- Directed by: Yves Ciampi
- Written by: Jean-Charles Tacchella Zenzô Matsuyama Annette Wademant Yves Ciampi
- Produced by: Jacques Bar Raymond Froment Kuratarô Takamura
- Starring: Danielle Darrieux Jean Marais Keiko Kishi Gert Fröbe
- Cinematography: Henri Alekan
- Edited by: Roger Dwyre
- Music by: Chuji Kinoshita
- Production companies: Cila Films Doxa Films CICC Pathé Shochiku
- Distributed by: Pathé Consortium Cinéma
- Release date: 6 February 1957;
- Running time: 115 minutes
- Countries: France Japan West Germany
- Language: French
- Box office: 2,974,430 admissions (France)

= Typhoon Over Nagasaki =

1957 film

Typhoon Over Nagasaki (French: Typhon sur Nagasaki) is a 1957 French-Japanese-West German romantic drama directed by Yves Ciampi and starring Danielle Darrieux, Jean Marais, Keiko Kishi and Gert Fröbe.

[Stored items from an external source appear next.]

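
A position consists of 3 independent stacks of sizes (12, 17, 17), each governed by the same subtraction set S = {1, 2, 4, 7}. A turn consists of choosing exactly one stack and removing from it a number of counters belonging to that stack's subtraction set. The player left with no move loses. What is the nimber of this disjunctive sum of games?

0

All stacks use S = {1, 2, 4, 7}:
G(0) = 0
G(1) = mex{0} = 1
G(2) = mex{1,0} = 2
G(3) = mex{2,1} = 0
G(4) = mex{0,2,0} = 1
G(5) = mex{1,0,1} = 2
G(6) = mex{2,1,2} = 0
G(7) = mex{0,2,0,0} = 1
G(8) = mex{1,0,1,1} = 2
G(9) = mex{2,1,2,2} = 0
G(10) = mex{0,2,0,0} = 1
G(11) = mex{1,0,1,1} = 2
G(12) = mex{2,1,2,2} = 0
G(13) = mex{0,2,0,0} = 1
G(14) = mex{1,0,1,1} = 2
G(15) = mex{2,1,2,2} = 0
G(16) = mex{0,2,0,0} = 1
G(17) = mex{1,0,1,1} = 2
Stack A: G(12) = 0.
Stack B: G(17) = 2.
Stack C: G(17) = 2.
Combined Grundy value = 0 ⊕ 2 ⊕ 2 = 0.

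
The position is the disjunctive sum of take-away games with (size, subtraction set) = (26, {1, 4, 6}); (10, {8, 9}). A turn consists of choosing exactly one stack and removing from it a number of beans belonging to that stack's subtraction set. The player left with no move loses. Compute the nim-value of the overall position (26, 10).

Stack A, S = {1, 4, 6}:
n :  0  1  2  3  4  5  6  7  8  9 10 11 12 13 14 15 16 17 18 19 20 21 22 23 24 25 26
G :  0  1  0  1  2  0  1  0  1  2  0  1  0  1  2  0  1  0  1  2  0  1  0  1  2  0  1
G_A(26) = 1.
Stack B, S = {8, 9}:
n :  0  1  2  3  4  5  6  7  8  9 10
G :  0  0  0  0  0  0  0  0  1  1  1
G_B(10) = 1.
Combined Grundy value = 1 ⊕ 1 = 0.

0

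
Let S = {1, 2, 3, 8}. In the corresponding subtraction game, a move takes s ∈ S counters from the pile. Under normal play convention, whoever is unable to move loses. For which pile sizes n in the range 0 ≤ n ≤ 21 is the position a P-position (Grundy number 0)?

0, 4, 9, 13, 18

G(0) = 0
G(1) = mex{0} = 1
G(2) = mex{1,0} = 2
G(3) = mex{2,1,0} = 3
G(4) = mex{3,2,1} = 0
G(5) = mex{0,3,2} = 1
G(6) = mex{1,0,3} = 2
G(7) = mex{2,1,0} = 3
G(8) = mex{3,2,1,0} = 4
G(9) = mex{4,3,2,1} = 0
G(10) = mex{0,4,3,2} = 1
G(11) = mex{1,0,4,3} = 2
G(12) = mex{2,1,0,0} = 3
G(13) = mex{3,2,1,1} = 0
G(14) = mex{0,3,2,2} = 1
G(15) = mex{1,0,3,3} = 2
G(16) = mex{2,1,0,4} = 3
G(17) = mex{3,2,1,0} = 4
G(18) = mex{4,3,2,1} = 0
G(19) = mex{0,4,3,2} = 1
G(20) = mex{1,0,4,3} = 2
G(21) = mex{2,1,0,0} = 3
P-positions are exactly the n with G(n) = 0.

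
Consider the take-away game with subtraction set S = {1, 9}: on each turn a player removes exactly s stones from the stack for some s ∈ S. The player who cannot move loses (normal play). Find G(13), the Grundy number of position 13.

1

n :  0  1  2  3  4  5  6  7  8  9 10 11 12 13
G :  0  1  0  1  0  1  0  1  0  1  0  1  0  1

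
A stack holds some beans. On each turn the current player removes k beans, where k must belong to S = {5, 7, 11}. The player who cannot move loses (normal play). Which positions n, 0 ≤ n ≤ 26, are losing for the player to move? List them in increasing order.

G(0) = 0
G(1) = mex{} = 0
G(2) = mex{} = 0
G(3) = mex{} = 0
G(4) = mex{} = 0
G(5) = mex{0} = 1
G(6) = mex{0} = 1
G(7) = mex{0,0} = 1
G(8) = mex{0,0} = 1
G(9) = mex{0,0} = 1
G(10) = mex{1,0} = 2
G(11) = mex{1,0,0} = 2
G(12) = mex{1,1,0} = 2
G(13) = mex{1,1,0} = 2
G(14) = mex{1,1,0} = 2
G(15) = mex{2,1,0} = 3
G(16) = mex{2,1,1} = 0
G(17) = mex{2,2,1} = 0
G(18) = mex{2,2,1} = 0
G(19) = mex{2,2,1} = 0
G(20) = mex{3,2,1} = 0
G(21) = mex{0,2,2} = 1
G(22) = mex{0,3,2} = 1
G(23) = mex{0,0,2} = 1
G(24) = mex{0,0,2} = 1
G(25) = mex{0,0,2} = 1
G(26) = mex{1,0,3} = 2
P-positions are exactly the n with G(n) = 0.

0, 1, 2, 3, 4, 16, 17, 18, 19, 20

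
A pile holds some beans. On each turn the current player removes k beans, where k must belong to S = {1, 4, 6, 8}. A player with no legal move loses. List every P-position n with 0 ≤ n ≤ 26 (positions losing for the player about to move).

0, 2, 5, 7, 12, 14, 17, 19, 24, 26

G(0) = 0
G(1) = mex{0} = 1
G(2) = mex{1} = 0
G(3) = mex{0} = 1
G(4) = mex{1,0} = 2
G(5) = mex{2,1} = 0
G(6) = mex{0,0,0} = 1
G(7) = mex{1,1,1} = 0
G(8) = mex{0,2,0,0} = 1
G(9) = mex{1,0,1,1} = 2
G(10) = mex{2,1,2,0} = 3
G(11) = mex{3,0,0,1} = 2
G(12) = mex{2,1,1,2} = 0
G(13) = mex{0,2,0,0} = 1
G(14) = mex{1,3,1,1} = 0
G(15) = mex{0,2,2,0} = 1
G(16) = mex{1,0,3,1} = 2
G(17) = mex{2,1,2,2} = 0
G(18) = mex{0,0,0,3} = 1
G(19) = mex{1,1,1,2} = 0
G(20) = mex{0,2,0,0} = 1
G(21) = mex{1,0,1,1} = 2
G(22) = mex{2,1,2,0} = 3
G(23) = mex{3,0,0,1} = 2
G(24) = mex{2,1,1,2} = 0
G(25) = mex{0,2,0,0} = 1
G(26) = mex{1,3,1,1} = 0
P-positions are exactly the n with G(n) = 0.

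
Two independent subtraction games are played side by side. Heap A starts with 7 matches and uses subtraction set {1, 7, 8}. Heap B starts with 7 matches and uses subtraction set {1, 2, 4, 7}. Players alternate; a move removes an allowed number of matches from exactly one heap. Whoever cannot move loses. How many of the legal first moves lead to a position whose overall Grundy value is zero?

Heap A, S = {1, 7, 8}:
n : 0 1 2 3 4 5 6 7
G : 0 1 0 1 0 1 0 1
G_A(7) = 1.
Heap B, S = {1, 2, 4, 7}:
n : 0 1 2 3 4 5 6 7
G : 0 1 2 0 1 2 0 1
G_B(7) = 1.
Combined Grundy value = 1 ⊕ 1 = 0.
A winning move leaves total XOR = 0, i.e. changes one component's Grundy value g to g ⊕ X where X is the current total.
Heap A: target g' = 1⊕0 = 1, but every legal move changes the Grundy value (mex property), so 0 moves.
Heap B: target g' = 1⊕0 = 1, but every legal move changes the Grundy value (mex property), so 0 moves.

0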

It was shot in Japan in Nagasaki, Hiroshima and Osaka. The film's sets were designed by the art directors Robert Gys and Kisaku Itô.

==Plot==
Pierre Marsac, a French engineer working at the Nagasaki shipbuilding yards is in love with a young local woman Noriko Sakurai. However, when he encounters a former lover, the journalist Françoise Fabre he drifts apart from Noriko. Tragedy strikes when a typhoon overwhelms the region.

== Cast ==
- Danielle Darrieux as Françoise Fabre
- Jean Marais as Pierre Marsac
- Keiko Kishi as Noriko Sakurai
- Sō Yamamura as Hori
- Hitomi Nozoe as Saeko Sakurai
- Kumeko Urabe as Fujita
- Gert Fröbe as Ritter
- Shinobu Asaji as Keiko Ritter

== Bibliography ==
- Parish, James Robert. Film Actors Guide: Western Europe. Scarecrow Press, 1977.